Es gab bei den Verhandlungen der Finanzminister Vergleiche, die sagten, dass man den Griechen die Pistole an den Kopf hielt, während sie aus freien Gewissen ihren Weg bestimmen durften. Dasselbe Prinzip wendet man auf Parlamentarier an, die über Gelder bestimmen sollen, ohne die es nicht geht und mit denen es letztlich auch nicht geht. Man schwindelt Optionen vor, die es faktisch in letzter Konsequenz nicht gibt. Entscheidungsfreiheit ist hier nur eine Phrase. Alternativen gibt es nur auf den ersten Blick. Nochmal Gratulation, Angela Merkel. Mehr und mehr reift Ihre Vorstellung einer »modernen Demokratie« zur Wirklichkeit heran. In der gibt es keine Alternativen mehr und demgemäß, wie es die »Gesellschaft für deutsche Sprache« schon 2010 festhielt, »keine Notwendigkeit der Diskussion und Argumentation mehr.«
Zwar kann man noch diskutieren, aber die Entscheidungsprozesse lotsen nicht automatisch in verschiedene Szenarien. Jeder gangbare Weg kulminiert in einer Entwicklung, die so gut wie identisch ist, egal ob man so oder so votiert. Wenn es aber keine verschiedenen Zukunftsszenarien mehr gibt, dann muss sich die gegenwärtige Demokratie fragen lassen, wozu sie noch gut ist. Und wenn man das fragt, stützt man gefährliche Entwicklungen. Merkel-Europa darf nicht alternativlos bleiben. Tut es das doch, ist auch die Demokratie keine Alternative mehr.
1 Kommentare:
Eine sehr treffende Zusammenfassung des Dilemmas, besser sogar noch der Falle, in die wir alle von der herrschenden Politik gedrängt wurden. Einer Politik, die nur von einer Handvoll Leuten dominiert wird.

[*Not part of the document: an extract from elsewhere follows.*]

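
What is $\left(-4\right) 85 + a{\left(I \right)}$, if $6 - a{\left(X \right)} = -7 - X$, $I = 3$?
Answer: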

Man baue zwei scheinbar entgegengesetzte Sachverhalte auf, die dennoch am Ende auf ein- und dasselbe hinauslaufen. So lenkt man die öffentliche Wahrnehmung davon ab, dass es eventuell noch viel mehr, viel bessere Alternativen geben könnte. Und zum (schlechten) Schluß proklamiere man mit viel Tamtam eine dieser beiden "Lösungen" als gerechte und demokratisch gefällte Entscheidung, die alles zum Guten richten würde.